Why Clone The primary reason for perfecting cloning technology would be so that we could mass-produce animals with useful qualities (like pharm animals). E.g. The same lab that created Dolly also created the clone Polly (below) – a sheep that was genetically engineered to produce a medicine for hemophilia (blood clotting problem) in her milk. Creating clones of genetically altered pharm animals would hypothetically be easier, faster, and cheaper than trying to create these same animals through standard breeding practices. Once standardized, genetically altered nuclei could be grown in lab and inserted into enucleated cells, assembly-line style.

Endangered/Extinct Species Cloning could also be used to create more of an endangered species. For example, in 2001 a guar (endangered species of wild ox) was cloned.
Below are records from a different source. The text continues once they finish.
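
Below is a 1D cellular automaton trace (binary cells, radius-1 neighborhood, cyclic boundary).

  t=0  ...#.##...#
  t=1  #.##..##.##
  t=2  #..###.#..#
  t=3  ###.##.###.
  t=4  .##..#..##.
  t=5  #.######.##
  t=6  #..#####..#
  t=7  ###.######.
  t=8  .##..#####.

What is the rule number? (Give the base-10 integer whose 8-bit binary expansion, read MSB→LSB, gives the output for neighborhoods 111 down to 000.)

  ### -> #   bit 7 = 1  t=1,i=10
  ##. -> #   bit 6 = 1  t=0,i=6
  #.# -> .   bit 5 = 0  t=0,i=4
  #.. -> #   bit 4 = 1  t=0,i=0
  .## -> .   bit 3 = 0  t=0,i=5
  .#. -> #   bit 2 = 1  t=0,i=3
  ..# -> #   bit 1 = 1  t=0,i=2
  ... -> .   bit 0 = 0  t=0,i=1
  bits 11010110 = 214

214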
Also in 2001, a baby mouflon (wild sheep) was cloned as well (left) In 2004, a rare breed of cattle, the banteng, was cloned (right). In 2004 a rare African wildcat was cloned. Mammoth cloning has also been proposed, but would be far more difficult because the donor enucleated egg would be from a different species.

Pets One of the first commercial applications of cloning was for pets. In 2004, an airline worker from Dallas paid $50,000 to clone her pet cat Nicky. “Little Nicky” was born in October 2004. While the owner claimed the clone was just like the original, this is not really true. For one, not all DNA is found in the nucleus – some is also located in the mitochondria. Because the enucleated donor egg provides the mitochondria, some DNA will be different.

Cloned Cats The first cloned cat, CC (short for “Carbon Copy”), did not even look like her original, Rainbow. This is because some genes for hair color in cats are located on the X-chromosome. Only one X-chromosome is needed for a cell to function; because of this, each cell randomly switches off an X-chromosome (in females, who have two X-chromosomes). Rainbow (left) had patterns of black and orange – some cells expressed the ‘orange’ X chromosome and some cells expressed the ‘black’ one. CC (right) was all black, meaning the ‘orange’ X chromosome in the cell nucleus she was cloned from was completely “switched off”.